Getting Started

This guide will outline how to install and use Soar. For greater detail see the documentation on brains and worlds, or perhaps the Module Documentation.

Installation

Installing Soar is (hopefully) painless and primarily done 3 ways, ordered by decreasing ease:

Note

  • Most Python installations will already have setuptools, necessary to install Soar, but if not, see this documentation to install it.
  • Installing Soar will also install pyserial version 3.0 or later, as well as matplotlib version 2.0 or later.
  • Soar was developed exclusively with Python 3.5 or later in mind. Your mileage may vary or be nonexistent if using an earlier version.

From PyPI

Soar can be installed from the Python Package Index (PyPI) by running pip install soar.

This will install the latest stable (not development) release.

From Releases

An arbitrary stable (not development) Soar release can be installed from the github releases, by downloading the zip archive and running pip install <path-to-zip>.

From latest source

Clone or download the git repo, navigate to the directory, then run:

python3 setup.py sdist
cd dist
pip install Soar-<version>.tar.gz

Usage

There are two major ‘modes’ of operation that Soar offers: simulation of a robot (and possibly other objects), or connecting via a robot-defined interface. The latter is only usable when running from the GUI; when running headless or from another project, only simulation may be used.

Soar’s functionality can be accessed through multiple interfaces, documented below.

Also see the documentation for Brains and Worlds.

GUI

_images/gui.png

Soar v1.0.0dev3 in KDE

Soar can be started in GUI mode simply by running soar from the command line. The main interface is fully resizable.

From the main interface, there are multiple panels to interact with:

  1. The playback panel. When a robot controller has been loaded, either simulated or through some robot-defined interface, this is available and can be used to control playback. Pressing the Play button for the first time will start the controller and repeatedly step the robot. Pressing it while a simulation is running will Pause it. The Step button, and its associated entry, will step the controller that many times, although this functionality is only available for simulations. The Stop button stops the controller, and the Reload button reloads the currently loaded brain and world.
  2. The brain/world loading panel. These buttons are used to load Soar brains and worlds. The default directory for brains is the user’s home directory. The default directory for worlds is Soar’s own soar/worlds/ directory, installed with the project. In order to simulate a robot, both a brain and world must be loaded. If connecting through a robot-defined interface, only a brain must be loaded and any loaded world will be ignored.
  3. The simulation/connect panel. These buttons are used to prepare for simulation, or connecting to a robot-defined interface. If a controller has already been loaded, clicking either of these will kill it and reload the brain and/or world and prepare a controller of the desired type.
  4. The output panel. All controller-related output will appear here. Any text the brain prints to stdout (via print()) will appear prefixed by '>>>'. If an exception occurs when running the controller, its full traceback will also be printed here. The panel is cleared whenever a reload occurs.
_images/sim.png

Soar v1.0.0dev3 Simulation in KDE

The simulation window opens whenever a simulation controller is loaded. Soar widgets like soar.gui.plot_window.PlotWindow are linked to this window, and will be closed whenever it is closed. User-created windows may also be linked to it via use of the soar.hooks.tkinter_hook().

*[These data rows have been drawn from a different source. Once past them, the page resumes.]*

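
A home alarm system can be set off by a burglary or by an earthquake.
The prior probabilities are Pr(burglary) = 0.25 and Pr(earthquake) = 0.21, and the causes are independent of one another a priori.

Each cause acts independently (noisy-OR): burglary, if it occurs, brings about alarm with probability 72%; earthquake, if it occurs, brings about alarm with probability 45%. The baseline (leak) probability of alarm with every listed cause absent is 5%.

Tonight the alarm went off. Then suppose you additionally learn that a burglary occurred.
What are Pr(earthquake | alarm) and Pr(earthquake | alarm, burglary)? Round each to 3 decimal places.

Pr(earthquake | alarm) ≈ 0.407; Pr(earthquake | alarm, burglary) ≈ 0.236

Under noisy-OR, P(alarm | causes) = 1 − (1−0.05)·∏(1−qᵢ) over the active causes.
By total probability over the 4 (burglary, earthquake) configurations:
  P(alarm) = 0.05·0.75·0.79 + 0.4775·0.75·0.21 + 0.734·0.25·0.79 + 0.8537·0.25·0.21
        = 0.029625 + 0.075206 + 0.144965 + 0.044819 = 0.294615
Keeping only the earthquake-present terms gives 0.120025, so
  P(earthquake | alarm) = 0.120025 / 0.294615 ≈ 0.407

With the extra evidence:
For the numerator, keep only earthquake=true terms: 0.8537*0.21 = 0.179277
Normalizer over all consistent configurations: 0.734*0.79 + 0.8537*0.21 = 0.759137
P(earthquake | alarm, burglary) = 0.179277/0.759137 ≈ 0.236
Conditioning on burglary lowers the posterior on earthquake: the classic explaining-away effect in a common-effect structure.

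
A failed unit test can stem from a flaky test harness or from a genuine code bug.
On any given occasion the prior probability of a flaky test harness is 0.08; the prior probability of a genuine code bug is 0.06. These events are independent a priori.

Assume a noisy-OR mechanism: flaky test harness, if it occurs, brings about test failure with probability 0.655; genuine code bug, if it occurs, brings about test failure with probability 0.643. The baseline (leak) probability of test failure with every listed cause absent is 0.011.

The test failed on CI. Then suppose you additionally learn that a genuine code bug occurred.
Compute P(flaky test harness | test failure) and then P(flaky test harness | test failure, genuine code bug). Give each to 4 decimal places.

P(flaky test harness | test failure) ≈ 0.5431; P(flaky test harness | test failure, genuine code bug) ≈ 0.1056

Under noisy-OR, P(test failure | causes) = 1 − (1−0.011)·∏(1−qᵢ) over the active causes.
Weight on flaky test harness=true, given the evidence: 0.049541 + 0.004215 = 0.053756
Denominator P(test failure): 0.011*0.92*0.94 + 0.646927*0.92*0.06 + 0.658795*0.08*0.94 + 0.87819*0.08*0.06 = 0.098979
Posterior = 0.053756 / 0.098979 ≈ 0.5431

With the extra evidence:
P(test failure | genuine code bug) = 0.646927·0.92 + 0.87819·0.08 = 0.595173 + 0.070255 = 0.665428
Of this, 0.070255 comes from 0.87819·0.08 (the flaky test harness=true cases).
P(flaky test harness | test failure, genuine code bug) = 0.070255 / 0.665428 ≈ 0.1056
Conditioning on genuine code bug lowers the posterior on flaky test harness: the classic explaining-away effect in a common-effect structure.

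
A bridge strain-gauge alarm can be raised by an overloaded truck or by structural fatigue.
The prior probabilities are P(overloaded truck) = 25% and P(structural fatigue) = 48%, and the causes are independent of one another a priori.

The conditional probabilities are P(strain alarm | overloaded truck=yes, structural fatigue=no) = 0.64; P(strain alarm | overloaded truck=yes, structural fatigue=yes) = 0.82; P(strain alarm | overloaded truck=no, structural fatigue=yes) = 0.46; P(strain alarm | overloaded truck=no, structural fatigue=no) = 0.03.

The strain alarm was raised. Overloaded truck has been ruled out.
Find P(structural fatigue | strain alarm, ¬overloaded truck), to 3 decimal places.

P(strain alarm | ¬overloaded truck) = 0.03×0.52 + 0.46×0.48 = 0.015600 + 0.220800 = 0.236400
The structural fatigue-present share is 0.46×0.48 = 0.220800.
P(structural fatigue | strain alarm, ¬overloaded truck) = 0.220800 / 0.236400 ≈ 0.934

P(structural fatigue | strain alarm, ¬overloaded truck) ≈ 0.934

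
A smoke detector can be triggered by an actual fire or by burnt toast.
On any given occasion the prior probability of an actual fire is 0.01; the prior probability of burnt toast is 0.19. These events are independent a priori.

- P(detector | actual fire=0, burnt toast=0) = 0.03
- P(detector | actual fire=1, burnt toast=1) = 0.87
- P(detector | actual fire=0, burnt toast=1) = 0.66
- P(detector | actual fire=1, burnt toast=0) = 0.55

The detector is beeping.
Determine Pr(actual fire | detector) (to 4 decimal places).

Weight on actual fire=true, given the evidence: 0.004455 + 0.001653 = 0.006108
The normalizing constant is 0.03×0.99×0.81 + 0.66×0.99×0.19 + 0.55×0.01×0.81 + 0.87×0.01×0.19 = 0.154311
P(actual fire | detector) = 0.006108/0.154311 ≈ 0.0396

Pr(actual fire | detector) ≈ 0.0396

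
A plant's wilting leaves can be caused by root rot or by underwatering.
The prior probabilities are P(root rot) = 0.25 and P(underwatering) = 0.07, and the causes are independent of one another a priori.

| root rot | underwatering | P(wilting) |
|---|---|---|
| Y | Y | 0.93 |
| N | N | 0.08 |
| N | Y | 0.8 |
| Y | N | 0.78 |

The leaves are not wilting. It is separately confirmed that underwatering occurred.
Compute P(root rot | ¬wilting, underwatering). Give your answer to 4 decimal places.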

The simulation window opens with a default maximum dimension (width or height) of 500 pixels, but may be resized to any size that matches the aspect ratio of the corresponding world.

Command Line/Headless

See the Command Line Reference and the documentation for Logging.

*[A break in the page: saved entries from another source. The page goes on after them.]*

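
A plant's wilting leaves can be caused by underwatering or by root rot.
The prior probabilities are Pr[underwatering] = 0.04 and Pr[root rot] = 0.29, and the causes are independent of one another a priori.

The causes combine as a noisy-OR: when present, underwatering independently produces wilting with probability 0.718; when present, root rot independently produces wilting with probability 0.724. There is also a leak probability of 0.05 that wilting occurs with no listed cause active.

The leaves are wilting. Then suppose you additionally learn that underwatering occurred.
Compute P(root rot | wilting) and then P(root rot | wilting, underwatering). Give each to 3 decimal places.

P(root rot | wilting) ≈ 0.798; P(root rot | wilting, underwatering) ≈ 0.341

Under noisy-OR, P(wilting | causes) = 1 − (1−0.05)·∏(1−qᵢ) over the active causes.
P(wilting) = 0.05×0.96×0.71 + 0.7378×0.96×0.29 + 0.7321×0.04×0.71 + 0.92606×0.04×0.29 = 0.034080 + 0.205404 + 0.020792 + 0.010742 = 0.271018
The root rot-present share is 0.205404 + 0.010742 = 0.216146.
Hence the posterior is 0.216146/0.271018 ≈ 0.798.

Now also conditioning on underwatering=true:
Enumerate both values of root rot and weight by the priors:
  P(wilting | underwatering) = 0.7321·0.71 + 0.92606·0.29
        = 0.519791 + 0.268557 = 0.788348
Keeping only the root rot-present terms gives 0.268557, so
  P(root rot | wilting, underwatering) = 0.268557 / 0.788348 ≈ 0.341
This is intercausal reasoning (explaining away): once underwatering accounts for the wilting, root rot becomes less likely.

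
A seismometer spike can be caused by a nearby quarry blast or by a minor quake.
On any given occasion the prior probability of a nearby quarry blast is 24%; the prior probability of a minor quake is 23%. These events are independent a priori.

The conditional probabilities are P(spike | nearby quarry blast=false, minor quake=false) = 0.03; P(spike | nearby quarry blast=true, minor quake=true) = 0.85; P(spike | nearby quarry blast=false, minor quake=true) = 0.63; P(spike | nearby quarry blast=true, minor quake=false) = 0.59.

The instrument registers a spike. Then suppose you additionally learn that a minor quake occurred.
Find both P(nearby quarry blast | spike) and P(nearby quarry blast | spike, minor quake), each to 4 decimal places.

P(nearby quarry blast | spike) ≈ 0.5498; P(nearby quarry blast | spike, minor quake) ≈ 0.2988

Enumerate the 4 (nearby quarry blast, minor quake) configurations and weight by the priors:
  P(spike) = 0.03×0.76×0.77 + 0.63×0.76×0.23 + 0.59×0.24×0.77 + 0.85×0.24×0.23
        = 0.017556 + 0.110124 + 0.109032 + 0.046920 = 0.283632
The terms with nearby quarry blast present sum to 0.155952, so
  P(nearby quarry blast | spike) = 0.155952 / 0.283632 ≈ 0.5498

Now also conditioning on minor quake=true:
Sum P(spike|·) weighted by the priors over both values of nearby quarry blast:
  P(spike | minor quake) = 0.63×0.76 + 0.85×0.24
        = 0.478800 + 0.204000 = 0.682800
Configurations with nearby quarry blast contribute 0.204000, so
  P(nearby quarry blast | spike, minor quake) = 0.204000 / 0.682800 ≈ 0.2988
Conditioning on minor quake lowers the posterior on nearby quarry blast: the classic explaining-away effect in a common-effect structure.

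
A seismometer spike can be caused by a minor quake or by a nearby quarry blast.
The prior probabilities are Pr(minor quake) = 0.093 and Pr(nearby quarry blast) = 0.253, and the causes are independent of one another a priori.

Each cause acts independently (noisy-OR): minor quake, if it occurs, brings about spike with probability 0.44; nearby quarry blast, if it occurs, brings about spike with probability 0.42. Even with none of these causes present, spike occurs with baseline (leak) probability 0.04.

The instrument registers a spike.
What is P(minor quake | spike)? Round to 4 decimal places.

P(minor quake | spike) ≈ 0.2728

Under noisy-OR, P(spike | causes) = 1 − (1−0.04)·∏(1−qᵢ) over the active causes.
Sum P(spike|·) weighted by the priors over the 4 (minor quake, nearby quarry blast) configurations:
  P(spike) = 0.04*0.907*0.747 + 0.4432*0.907*0.253 + 0.4624*0.093*0.747 + 0.688192*0.093*0.253
        = 0.027101 + 0.101702 + 0.032123 + 0.016192 = 0.177118
Keeping only the minor quake-present terms gives 0.048315, so
  P(minor quake | spike) = 0.048315 / 0.177118 ≈ 0.2728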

When running in headless mode, both a brain and world file are required. The simulation will be immediately started, and may never complete if the brain does not raise an exception or call soar.hooks.sim_completed(). Typical usage might be to capture the stdout and stderr of the process, terminate it after a set period or time, or ensure that the brain will end the simulation at some point.

In another project

To use Soar from within another Python project, import soar.client.main() and pass arguments accordingly. Unless you desire to build Soar’s GUI interface when invoking this function, you will have to pass headless=True.

Note

When using Soar’s entrypoint from another Python project, you have the advantage of being able to use file-like objects such as StringIO as log outputs instead of actual files.